A theory $T$ is said to have definable choice (or strong definable choice) if the following condition holds: for every formula $\phi (x;y)$ , there is a definable (partial) function $f(y)$ such that if $M\models T$ and $b\in M$ and $\phi (M;b)$ is non-empty, then $f(b)\in \phi (M;b)$ , and moreover, $f(b)$ depends only on $\phi (M;b)$ , i.e., if $\phi (M;b)=\phi (M;b')$ , then $f(b)=f(b')$ .

An equivalent condition is that every non-empty definable set $C$ contains a member definable over the code $\ulcorner C\urcorner$ .

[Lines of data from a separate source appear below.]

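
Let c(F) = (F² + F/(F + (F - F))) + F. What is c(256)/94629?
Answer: 21931/31543 ≈ 0.69527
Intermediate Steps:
c(F) = 1 + F + F² (c(F) = (F² + F/(F + 0)) + F = (F² + F/F) + F = (F² + 1) + F = (1 + F²) + F = 1 + F + F²)
c(256)/94629 = (1 + 256 + 256²)/94629 = (1 + 256 + 65536)*(1/94629) = 65793*(1/94629) = 21931/31543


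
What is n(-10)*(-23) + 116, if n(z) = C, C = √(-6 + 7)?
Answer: 93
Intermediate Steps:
C = 1 (C = √1 = 1)
n(z) = 1
n(-10)*(-23) + 116 = 1*(-23) + 116 = -23 + 116 = 93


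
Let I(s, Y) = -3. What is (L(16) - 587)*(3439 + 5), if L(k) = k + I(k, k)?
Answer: -1976856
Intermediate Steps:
L(k) = -3 + k (L(k) = k - 3 = -3 + k)
(L(16) - 587)*(3439 + 5) = ((-3 + 16) - 587)*(3439 + 5) = (13 - 587)*3444 = -574*3444 = -1976856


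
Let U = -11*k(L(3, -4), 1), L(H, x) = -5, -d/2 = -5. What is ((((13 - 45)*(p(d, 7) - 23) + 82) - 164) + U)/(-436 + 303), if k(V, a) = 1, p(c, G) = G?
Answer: -419/133 ≈ -3.1504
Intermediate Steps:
d = 10 (d = -2*(-5) = 10)
U = -11 (U = -11*1 = -11)
((((13 - 45)*(p(d, 7) - 23) + 82) - 164) + U)/(-436 + 303) = ((((13 - 45)*(7 - 23) + 82) - 164) - 11)/(-436 + 303) = (((-32*(-16) + 82) - 164) - 11)/(-133) = (((512 + 82) - 164) - 11)*(-1/133) = ((594 - 164) - 11)*(-1/133) = (430 - 11)*(-1/133) = 419*(-1/133) = -419/133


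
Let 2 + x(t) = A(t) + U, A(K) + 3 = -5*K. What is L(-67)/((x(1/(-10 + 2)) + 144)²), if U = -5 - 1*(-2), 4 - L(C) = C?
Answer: 4544/1194649 ≈ 0.0038036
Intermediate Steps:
A(K) = -3 - 5*K
L(C) = 4 - C
U = -3 (U = -5 + 2 = -3)
x(t) = -8 - 5*t (x(t) = -2 + ((-3 - 5*t) - 3) = -2 + (-6 - 5*t) = -8 - 5*t)
L(-67)/((x(1/(-10 + 2)) + 144)²) = (4 - 1*(-67))/(((-8 - 5/(-10 + 2)) + 144)²) = (4 + 67)/(((-8 - 5/(-8)) + 144)²) = 71/(((-8 - 5*(-⅛)) + 144)²) = 71/(((-8 + 5/8) + 144)²) = 71/((-59/8 + 144)²) = 71/((1093/8)²) = 71/(1194649/64) = 71*(64/1194649) = 4544/1194649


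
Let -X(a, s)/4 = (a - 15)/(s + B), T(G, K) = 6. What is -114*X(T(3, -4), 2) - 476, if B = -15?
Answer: -2084/13 ≈ -160.31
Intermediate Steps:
X(a, s) = -4*(-15 + a)/(-15 + s) (X(a, s) = -4*(a - 15)/(s - 15) = -4*(-15 + a)/(-15 + s))
-114*X(T(3, -4), 2) - 476 = -456*(15 - 1*6)/(-15 + 2) - 476 = -456*(15 - 6)/(-13) - 476 = -456*(-1)*9/13 - 476 = -114*(-36/13) - 476 = 4104/13 - 476 = -2084/13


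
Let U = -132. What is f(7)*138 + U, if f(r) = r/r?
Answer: 6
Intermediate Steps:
f(r) = 1
f(7)*138 + U = 1*138 - 132 = 138 - 132 = 6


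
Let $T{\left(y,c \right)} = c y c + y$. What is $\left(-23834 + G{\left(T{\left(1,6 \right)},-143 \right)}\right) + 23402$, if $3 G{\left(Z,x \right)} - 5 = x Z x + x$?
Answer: $\frac{755179}{3} \approx 2.5173 \cdot 10^{5}$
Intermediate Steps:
$T{\left(y,c \right)} = y + y c^{2}$ ($T{\left(y,c \right)} = y c^{2} + y = y + y c^{2}$)
$G{\left(Z,x \right)} = \frac{5}{3} + \frac{x}{3} + \frac{Z x^{2}}{3}$ ($G{\left(Z,x \right)} = \frac{5}{3} + \frac{x Z x + x}{3} = \frac{5}{3} + \frac{Z x x + x}{3} = \frac{5}{3} + \frac{Z x^{2} + x}{3} = \frac{5}{3} + \frac{x + Z x^{2}}{3} = \frac{5}{3} + \left(\frac{x}{3} + \frac{Z x^{2}}{3}\right) = \frac{5}{3} + \frac{x}{3} + \frac{Z x^{2}}{3}$)
$\left(-23834 + G{\left(T{\left(1,6 \right)},-143 \right)}\right) + 23402 = \left(-23834 + \left(\frac{5}{3} + \frac{1}{3} \left(-143\right) + \frac{1 \left(1 + 6^{2}\right) \left(-143\right)^{2}}{3}\right)\right) + 23402 = \left(-23834 + \left(\frac{5}{3} - \frac{143}{3} + \frac{1}{3} \cdot 1 \left(1 + 36\right) 20449\right)\right) + 23402 = \left(-23834 + \left(\frac{5}{3} - \frac{143}{3} + \frac{1}{3} \cdot 1 \cdot 37 \cdot 20449\right)\right) + 23402 = \left(-23834 + \left(\frac{5}{3} - \frac{143}{3} + \frac{1}{3} \cdot 37 \cdot 20449\right)\right) + 23402 = \left(-23834 + \left(\frac{5}{3} - \frac{143}{3} + \frac{756613}{3}\right)\right) + 23402 = \left(-23834 + \frac{756475}{3}\right) + 23402 = \frac{684973}{3} + 23402 = \frac{755179}{3}$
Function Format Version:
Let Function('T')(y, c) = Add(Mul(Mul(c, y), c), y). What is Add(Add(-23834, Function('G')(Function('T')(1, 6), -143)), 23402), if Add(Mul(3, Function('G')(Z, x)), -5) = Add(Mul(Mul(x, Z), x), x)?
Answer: Rational(755179, 3) ≈ 2.5173e+5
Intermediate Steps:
Function('T')(y, c) = Add(y, Mul(y, Pow(c, 2))) (Function('T')(y, c) = Add(Mul(y, Pow(c, 2)), y) = Add(y, Mul(y, Pow(c, 2))))
Function('G')(Z, x) = Add(Rational(5, 3), Mul(Rational(1, 3), x), Mul(Rational(1, 3), Z, Pow(x, 2))) (Function('G')(Z, x) = Add(Rational(5, 3), Mul(Rational(1, 3), Add(Mul(Mul(x, Z), x), x))) = Add(Rational(5, 3), Mul(Rational(1, 3), Add(Mul(Mul(Z, x), x), x))) = Add(Rational(5, 3), Mul(Rational(1, 3), Add(Mul(Z, Pow(x, 2)), x))) = Add(Rational(5, 3), Mul(Rational(1, 3), Add(x, Mul(Z, Pow(x, 2))))) = Add(Rational(5, 3), Add(Mul(Rational(1, 3), x), Mul(Rational(1, 3), Z, Pow(x, 2)))) = Add(Rational(5, 3), Mul(Rational(1, 3), x), Mul(Rational(1, 3), Z, Pow(x, 2))))
Add(Add(-23834, Function('G')(Function('T')(1, 6), -143)), 23402) = Add(Add(-23834, Add(Rational(5, 3), Mul(Rational(1, 3), -143), Mul(Rational(1, 3), Mul(1, Add(1, Pow(6, 2))), Pow(-143, 2)))), 23402) = Add(Add(-23834, Add(Rational(5, 3), Rational(-143, 3), Mul(Rational(1, 3), Mul(1, Add(1, 36)), 20449))), 23402) = Add(Add(-23834, Add(Rational(5, 3), Rational(-143, 3), Mul(Rational(1, 3), Mul(1, 37), 20449))), 23402) = Add(Add(-23834, Add(Rational(5, 3), Rational(-143, 3), Mul(Rational(1, 3), 37, 20449))), 23402) = Add(Add(-23834, Add(Rational(5, 3), Rational(-143, 3), Rational(756613, 3))), 23402) = Add(Add(-23834, Rational(756475, 3)), 23402) = Add(Rational(684973, 3), 23402) = Rational(755179, 3)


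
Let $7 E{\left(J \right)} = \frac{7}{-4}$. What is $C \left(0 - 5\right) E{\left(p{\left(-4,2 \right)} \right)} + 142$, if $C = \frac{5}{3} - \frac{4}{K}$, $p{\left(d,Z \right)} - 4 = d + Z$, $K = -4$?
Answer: $\frac{436}{3} \approx 145.33$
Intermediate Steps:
$p{\left(d,Z \right)} = 4 + Z + d$ ($p{\left(d,Z \right)} = 4 + \left(d + Z\right) = 4 + \left(Z + d\right) = 4 + Z + d$)
$C = \frac{8}{3}$ ($C = \frac{5}{3} - \frac{4}{-4} = 5 \cdot \frac{1}{3} - -1 = \frac{5}{3} + 1 = \frac{8}{3} \approx 2.6667$)
$E{\left(J \right)} = - \frac{1}{4}$ ($E{\left(J \right)} = \frac{7 \frac{1}{-4}}{7} = \frac{7 \left(- \frac{1}{4}\right)}{7} = \frac{1}{7} \left(- \frac{7}{4}\right) = - \frac{1}{4}$)
$C \left(0 - 5\right) E{\left(p{\left(-4,2 \right)} \right)} + 142 = \frac{8 \left(0 - 5\right)}{3} \left(- \frac{1}{4}\right) + 142 = \frac{8}{3} \left(-5\right) \left(- \frac{1}{4}\right) + 142 = \left(- \frac{40}{3}\right) \left(- \frac{1}{4}\right) + 142 = \frac{10}{3} + 142 = \frac{436}{3}$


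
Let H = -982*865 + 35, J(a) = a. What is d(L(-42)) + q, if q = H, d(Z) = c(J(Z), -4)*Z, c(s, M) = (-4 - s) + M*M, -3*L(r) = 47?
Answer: -7648456/9 ≈ -8.4983e+5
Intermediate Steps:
L(r) = -47/3 (L(r) = -1/3*47 = -47/3)
H = -849395 (H = -849430 + 35 = -849395)
c(s, M) = -4 + M**2 - s (c(s, M) = (-4 - s) + M**2 = -4 + M**2 - s)
d(Z) = Z*(12 - Z) (d(Z) = (-4 + (-4)**2 - Z)*Z = (-4 + 16 - Z)*Z = (12 - Z)*Z = Z*(12 - Z))
q = -849395
d(L(-42)) + q = -47*(12 - 1*(-47/3))/3 - 849395 = -47*(12 + 47/3)/3 - 849395 = -47/3*83/3 - 849395 = -3901/9 - 849395 = -7648456/9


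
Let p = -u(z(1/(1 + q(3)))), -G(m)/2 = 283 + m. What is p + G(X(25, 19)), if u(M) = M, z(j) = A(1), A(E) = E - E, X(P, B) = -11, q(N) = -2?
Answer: -544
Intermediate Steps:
A(E) = 0
G(m) = -566 - 2*m (G(m) = -2*(283 + m) = -566 - 2*m)
z(j) = 0
p = 0 (p = -1*0 = 0)
p + G(X(25, 19)) = 0 + (-566 - 2*(-11)) = 0 + (-566 + 22) = 0 - 544 = -544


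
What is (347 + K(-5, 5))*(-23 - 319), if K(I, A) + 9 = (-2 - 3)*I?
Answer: -124146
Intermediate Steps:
K(I, A) = -9 - 5*I (K(I, A) = -9 + (-2 - 3)*I = -9 - 5*I)
(347 + K(-5, 5))*(-23 - 319) = (347 + (-9 - 5*(-5)))*(-23 - 319) = (347 + (-9 + 25))*(-342) = (347 + 16)*(-342) = 363*(-342) = -124146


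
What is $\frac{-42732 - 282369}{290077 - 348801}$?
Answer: $\frac{325101}{58724} \approx 5.5361$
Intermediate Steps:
$\frac{-42732 - 282369}{290077 - 348801} = - \frac{325101}{-58724} = \left(-325101\right) \left(- \frac{1}{58724}\right) = \frac{325101}{58724}$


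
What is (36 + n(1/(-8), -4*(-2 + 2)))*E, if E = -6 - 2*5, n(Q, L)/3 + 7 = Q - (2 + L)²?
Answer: -42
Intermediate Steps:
n(Q, L) = -21 - 3*(2 + L)² + 3*Q (n(Q, L) = -21 + 3*(Q - (2 + L)²) = -21 + (-3*(2 + L)² + 3*Q) = -21 - 3*(2 + L)² + 3*Q)
E = -16 (E = -6 - 10 = -16)
(36 + n(1/(-8), -4*(-2 + 2)))*E = (36 + (-21 - 3*(2 - 4*(-2 + 2))² + 3/(-8)))*(-16) = (36 + (-21 - 3*(2 - 4*0)² + 3*(-⅛)))*(-16) = (36 + (-21 - 3*(2 + 0)² - 3/8))*(-16) = (36 + (-21 - 3*2² - 3/8))*(-16) = (36 + (-21 - 3*4 - 3/8))*(-16) = (36 + (-21 - 12 - 3/8))*(-16) = (36 - 267/8)*(-16) = (21/8)*(-16) = -42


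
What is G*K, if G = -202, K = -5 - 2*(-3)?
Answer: -202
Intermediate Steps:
K = 1 (K = -5 + 6 = 1)
G*K = -202*1 = -202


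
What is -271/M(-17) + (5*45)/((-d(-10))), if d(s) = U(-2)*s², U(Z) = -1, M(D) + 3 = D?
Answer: 79/5 ≈ 15.800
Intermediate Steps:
M(D) = -3 + D
d(s) = -s²
-271/M(-17) + (5*45)/((-d(-10))) = -271/(-3 - 17) + (5*45)/((-(-1)*(-10)²)) = -271/(-20) + 225/((-(-1)*100)) = -271*(-1/20) + 225/((-1*(-100))) = 271/20 + 225/100 = 271/20 + 225*(1/100) = 271/20 + 9/4 = 79/5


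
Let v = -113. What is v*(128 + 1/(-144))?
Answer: -2082703/144 ≈ -14463.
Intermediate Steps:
v*(128 + 1/(-144)) = -113*(128 + 1/(-144)) = -113*(128 - 1/144) = -113*18431/144 = -2082703/144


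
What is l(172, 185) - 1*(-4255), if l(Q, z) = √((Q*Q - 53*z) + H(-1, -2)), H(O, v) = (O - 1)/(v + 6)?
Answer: 4255 + √79114/2 ≈ 4395.6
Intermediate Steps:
H(O, v) = (-1 + O)/(6 + v)
l(Q, z) = √(-½ + Q² - 53*z) (l(Q, z) = √((Q*Q - 53*z) + (-1 - 1)/(6 - 2)) = √((Q² - 53*z) - 2/4) = √((Q² - 53*z) + (¼)*(-2)) = √((Q² - 53*z) - ½) = √(-½ + Q² - 53*z))
l(172, 185) - 1*(-4255) = √(-2 - 212*185 + 4*172²)/2 - 1*(-4255) = √(-2 - 39220 + 4*29584)/2 + 4255 = √(-2 - 39220 + 118336)/2 + 4255 = √79114/2 + 4255 = 4255 + √79114/2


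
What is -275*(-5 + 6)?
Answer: -275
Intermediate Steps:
-275*(-5 + 6) = -275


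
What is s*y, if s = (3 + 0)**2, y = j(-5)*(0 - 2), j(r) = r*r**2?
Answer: 2250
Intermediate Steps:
j(r) = r**3
y = 250 (y = (-5)**3*(0 - 2) = -125*(-2) = 250)
s = 9 (s = 3**2 = 9)
s*y = 9*250 = 2250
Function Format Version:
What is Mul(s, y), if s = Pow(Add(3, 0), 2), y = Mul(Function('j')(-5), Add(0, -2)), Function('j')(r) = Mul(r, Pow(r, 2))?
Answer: 2250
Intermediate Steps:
Function('j')(r) = Pow(r, 3)
y = 250 (y = Mul(Pow(-5, 3), Add(0, -2)) = Mul(-125, -2) = 250)
s = 9 (s = Pow(3, 2) = 9)
Mul(s, y) = Mul(9, 250) = 2250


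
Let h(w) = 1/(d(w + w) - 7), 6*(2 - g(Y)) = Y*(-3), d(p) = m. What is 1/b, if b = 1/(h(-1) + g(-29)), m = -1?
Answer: -101/8 ≈ -12.625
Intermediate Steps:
d(p) = -1
g(Y) = 2 + Y/2 (g(Y) = 2 - Y*(-3)/6 = 2 - (-1)*Y/2 = 2 + Y/2)
h(w) = -1/8 (h(w) = 1/(-1 - 7) = 1/(-8) = -1/8)
b = -8/101 (b = 1/(-1/8 + (2 + (1/2)*(-29))) = 1/(-1/8 + (2 - 29/2)) = 1/(-1/8 - 25/2) = 1/(-101/8) = -8/101 ≈ -0.079208)
1/b = 1/(-8/101) = -101/8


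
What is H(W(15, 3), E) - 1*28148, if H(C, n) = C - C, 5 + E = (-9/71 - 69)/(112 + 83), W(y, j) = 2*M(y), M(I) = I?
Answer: -28148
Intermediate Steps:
W(y, j) = 2*y
E = -24711/4615 (E = -5 + (-9/71 - 69)/(112 + 83) = -5 + (-9*1/71 - 69)/195 = -5 + (-9/71 - 69)*(1/195) = -5 - 4908/71*1/195 = -5 - 1636/4615 = -24711/4615 ≈ -5.3545)
H(C, n) = 0
H(W(15, 3), E) - 1*28148 = 0 - 1*28148 = 0 - 28148 = -28148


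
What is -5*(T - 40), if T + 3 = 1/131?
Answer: 28160/131 ≈ 214.96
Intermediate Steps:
T = -392/131 (T = -3 + 1/131 = -392/131 ≈ -2.9924)
-5*(T - 40) = -5*(-392/131 - 40) = -5*(-5632/131) = 28160/131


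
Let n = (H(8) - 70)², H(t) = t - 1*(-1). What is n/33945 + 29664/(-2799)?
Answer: -110725489/10556895 ≈ -10.488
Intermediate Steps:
H(t) = 1 + t (H(t) = t + 1 = 1 + t)
n = 3721 (n = ((1 + 8) - 70)² = (9 - 70)² = (-61)² = 3721)
n/33945 + 29664/(-2799) = 3721/33945 + 29664/(-2799) = 3721*(1/33945) + 29664*(-1/2799) = 3721/33945 - 3296/311 = -110725489/10556895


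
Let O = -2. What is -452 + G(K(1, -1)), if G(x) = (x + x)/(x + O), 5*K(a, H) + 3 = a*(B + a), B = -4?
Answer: -1805/4 ≈ -451.25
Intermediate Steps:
K(a, H) = -⅗ + a*(-4 + a)/5 (K(a, H) = -⅗ + (a*(-4 + a))/5 = -⅗ + a*(-4 + a)/5)
G(x) = 2*x/(-2 + x) (G(x) = (x + x)/(x - 2) = (2*x)/(-2 + x) = 2*x/(-2 + x))
-452 + G(K(1, -1)) = -452 + 2*(-⅗ - ⅘*1 + (⅕)*1²)/(-2 + (-⅗ - ⅘*1 + (⅕)*1²)) = -452 + 2*(-⅗ - ⅘ + (⅕)*1)/(-2 + (-⅗ - ⅘ + (⅕)*1)) = -452 + 2*(-⅗ - ⅘ + ⅕)/(-2 + (-⅗ - ⅘ + ⅕)) = -452 + 2*(-6/5)/(-2 - 6/5) = -452 + 2*(-6/5)/(-16/5) = -452 + 2*(-6/5)*(-5/16) = -452 + ¾ = -1805/4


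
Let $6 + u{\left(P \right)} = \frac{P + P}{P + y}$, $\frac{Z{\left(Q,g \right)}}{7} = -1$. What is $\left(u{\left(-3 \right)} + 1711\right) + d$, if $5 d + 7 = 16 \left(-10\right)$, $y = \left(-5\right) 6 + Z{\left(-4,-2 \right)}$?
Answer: $\frac{6687}{4} \approx 1671.8$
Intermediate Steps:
$Z{\left(Q,g \right)} = -7$ ($Z{\left(Q,g \right)} = 7 \left(-1\right) = -7$)
$y = -37$ ($y = \left(-5\right) 6 - 7 = -30 - 7 = -37$)
$d = - \frac{167}{5}$ ($d = - \frac{7}{5} + \frac{16 \left(-10\right)}{5} = - \frac{7}{5} + \frac{1}{5} \left(-160\right) = - \frac{7}{5} - 32 = - \frac{167}{5} \approx -33.4$)
$u{\left(P \right)} = -6 + \frac{2 P}{-37 + P}$ ($u{\left(P \right)} = -6 + \frac{P + P}{P - 37} = -6 + \frac{2 P}{-37 + P}$)
$\left(u{\left(-3 \right)} + 1711\right) + d = \left(\frac{2 \left(111 - -6\right)}{-37 - 3} + 1711\right) - \frac{167}{5} = \left(\frac{2 \left(111 + 6\right)}{-40} + 1711\right) - \frac{167}{5} = \left(2 \left(- \frac{1}{40}\right) 117 + 1711\right) - \frac{167}{5} = \left(- \frac{117}{20} + 1711\right) - \frac{167}{5} = \frac{34103}{20} - \frac{167}{5} = \frac{6687}{4}$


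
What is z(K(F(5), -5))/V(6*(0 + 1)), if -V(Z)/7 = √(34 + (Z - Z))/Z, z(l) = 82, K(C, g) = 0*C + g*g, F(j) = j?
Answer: -246*√34/119 ≈ -12.054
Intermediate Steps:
K(C, g) = g² (K(C, g) = 0 + g² = g²)
V(Z) = -7*√34/Z (V(Z) = -7*√(34 + (Z - Z))/Z = -7*√(34 + 0)/Z = -7*√34/Z)
z(K(F(5), -5))/V(6*(0 + 1)) = 82/((-7*√34/(6*(0 + 1)))) = 82/((-7*√34/(6*1))) = 82/((-7*√34/6)) = 82*(-3*√34/119) = -246*√34/119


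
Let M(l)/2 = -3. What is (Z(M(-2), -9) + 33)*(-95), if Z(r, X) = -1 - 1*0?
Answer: -3040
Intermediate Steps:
M(l) = -6 (M(l) = 2*(-3) = -6)
Z(r, X) = -1 (Z(r, X) = -1 + 0 = -1)
(Z(M(-2), -9) + 33)*(-95) = (-1 + 33)*(-95) = 32*(-95) = -3040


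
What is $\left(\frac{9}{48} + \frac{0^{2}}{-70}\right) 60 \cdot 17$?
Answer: $\frac{765}{4} \approx 191.25$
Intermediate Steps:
$\left(\frac{9}{48} + \frac{0^{2}}{-70}\right) 60 \cdot 17 = \left(9 \cdot \frac{1}{48} + 0 \left(- \frac{1}{70}\right)\right) 60 \cdot 17 = \left(\frac{3}{16} + 0\right) 60 \cdot 17 = \frac{3}{16} \cdot 60 \cdot 17 = \frac{45}{4} \cdot 17 = \frac{765}{4}$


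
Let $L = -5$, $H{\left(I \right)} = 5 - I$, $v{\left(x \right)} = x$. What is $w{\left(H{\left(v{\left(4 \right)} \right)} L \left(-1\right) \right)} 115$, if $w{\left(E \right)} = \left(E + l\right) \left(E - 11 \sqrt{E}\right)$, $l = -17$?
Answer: $-6900 + 15180 \sqrt{5} \approx 27044.0$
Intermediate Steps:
$w{\left(E \right)} = \left(-17 + E\right) \left(E - 11 \sqrt{E}\right)$ ($w{\left(E \right)} = \left(E - 17\right) \left(E - 11 \sqrt{E}\right) = \left(-17 + E\right) \left(E - 11 \sqrt{E}\right)$)
$w{\left(H{\left(v{\left(4 \right)} \right)} L \left(-1\right) \right)} 115 = \left(\left(\left(5 - 4\right) \left(-5\right) \left(-1\right)\right)^{2} - 17 \left(5 - 4\right) \left(-5\right) \left(-1\right) - 11 \left(\left(5 - 4\right) \left(-5\right) \left(-1\right)\right)^{\frac{3}{2}} + 187 \sqrt{\left(5 - 4\right) \left(-5\right) \left(-1\right)}\right) 115 = \left(\left(1 \left(-5\right) \left(-1\right)\right)^{2} - 17 \cdot 1 \left(-5\right) \left(-1\right) - 11 \left(1 \left(-5\right) \left(-1\right)\right)^{\frac{3}{2}} + 187 \sqrt{1 \left(-5\right) \left(-1\right)}\right) 115 = \left(\left(\left(-5\right) \left(-1\right)\right)^{2} - 17 \left(\left(-5\right) \left(-1\right)\right) - 11 \left(\left(-5\right) \left(-1\right)\right)^{\frac{3}{2}} + 187 \sqrt{\left(-5\right) \left(-1\right)}\right) 115 = \left(5^{2} - 85 - 11 \cdot 5^{\frac{3}{2}} + 187 \sqrt{5}\right) 115 = \left(25 - 85 - 11 \cdot 5 \sqrt{5} + 187 \sqrt{5}\right) 115 = \left(25 - 85 - 55 \sqrt{5} + 187 \sqrt{5}\right) 115 = \left(-60 + 132 \sqrt{5}\right) 115 = -6900 + 15180 \sqrt{5}$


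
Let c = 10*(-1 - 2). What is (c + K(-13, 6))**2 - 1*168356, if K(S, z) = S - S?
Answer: -167456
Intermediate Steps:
K(S, z) = 0
c = -30 (c = 10*(-3) = -30)
(c + K(-13, 6))**2 - 1*168356 = (-30 + 0)**2 - 1*168356 = (-30)**2 - 168356 = 900 - 168356 = -167456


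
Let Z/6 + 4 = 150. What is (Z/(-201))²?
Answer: 85264/4489 ≈ 18.994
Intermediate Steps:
Z = 876 (Z = -24 + 6*150 = -24 + 900 = 876)
(Z/(-201))² = (876/(-201))² = (876*(-1/201))² = (-292/67)² = 85264/4489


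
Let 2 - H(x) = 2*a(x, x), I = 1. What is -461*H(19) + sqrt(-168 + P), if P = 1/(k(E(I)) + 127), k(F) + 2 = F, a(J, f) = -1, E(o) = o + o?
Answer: -1844 + I*sqrt(2709545)/127 ≈ -1844.0 + 12.961*I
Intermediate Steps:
E(o) = 2*o
k(F) = -2 + F
P = 1/127 (P = 1/((-2 + 2*1) + 127) = 1/((-2 + 2) + 127) = 1/(0 + 127) = 1/127 ≈ 0.0078740)
H(x) = 4 (H(x) = 2 - 2*(-1) = 2 - 1*(-2) = 2 + 2 = 4)
-461*H(19) + sqrt(-168 + P) = -461*4 + sqrt(-168 + 1/127) = -1844 + sqrt(-21335/127) = -1844 + I*sqrt(2709545)/127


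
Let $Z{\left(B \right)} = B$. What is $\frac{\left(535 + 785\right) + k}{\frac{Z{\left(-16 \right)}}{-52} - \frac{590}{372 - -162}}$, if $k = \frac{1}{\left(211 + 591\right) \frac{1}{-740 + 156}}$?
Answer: $- \frac{1836256188}{1109567} \approx -1654.9$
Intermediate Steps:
$k = - \frac{292}{401}$ ($k = \frac{1}{802 \frac{1}{-584}} = \frac{1}{802 \left(- \frac{1}{584}\right)} = \frac{1}{- \frac{401}{292}} = - \frac{292}{401} \approx -0.72818$)
$\frac{\left(535 + 785\right) + k}{\frac{Z{\left(-16 \right)}}{-52} - \frac{590}{372 - -162}} = \frac{\left(535 + 785\right) - \frac{292}{401}}{- \frac{16}{-52} - \frac{590}{372 - -162}} = \frac{1320 - \frac{292}{401}}{\left(-16\right) \left(- \frac{1}{52}\right) - \frac{590}{372 + 162}} = \frac{529028}{401 \left(\frac{4}{13} - \frac{590}{534}\right)} = \frac{529028}{401 \left(\frac{4}{13} - \frac{295}{267}\right)} = \frac{529028}{401 \left(- \frac{2767}{3471}\right)} = \frac{529028}{401} \left(- \frac{3471}{2767}\right) = - \frac{1836256188}{1109567}$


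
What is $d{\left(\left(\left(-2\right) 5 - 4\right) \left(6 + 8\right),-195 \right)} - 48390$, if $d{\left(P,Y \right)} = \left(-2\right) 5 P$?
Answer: $-46430$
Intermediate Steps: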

Definable choice is a stronger condition than the existence of definable skolem functions. Definable choice implies elimination of imaginaries: given an equivalence relation $E$ , definable choice yields a canonical representative of each equivalence class. Given elimination of imaginaries, definable choice is equivalent to definable skolem functions: in the definition of definable choice, one can replace $b$ with a code for $\phi (M;b)$ . In general, definable choice is equivalent to definable skolem functions in $T^{eq}$ .

To prove definable choice in a theory $T$ , it suffices to prove definable choice in subsets of (the first power of) the home sort. This can be used to show, for example, that any o-minimal expansion of RCF has definable choice (hence eliminates imaginaries). ::: ::: :::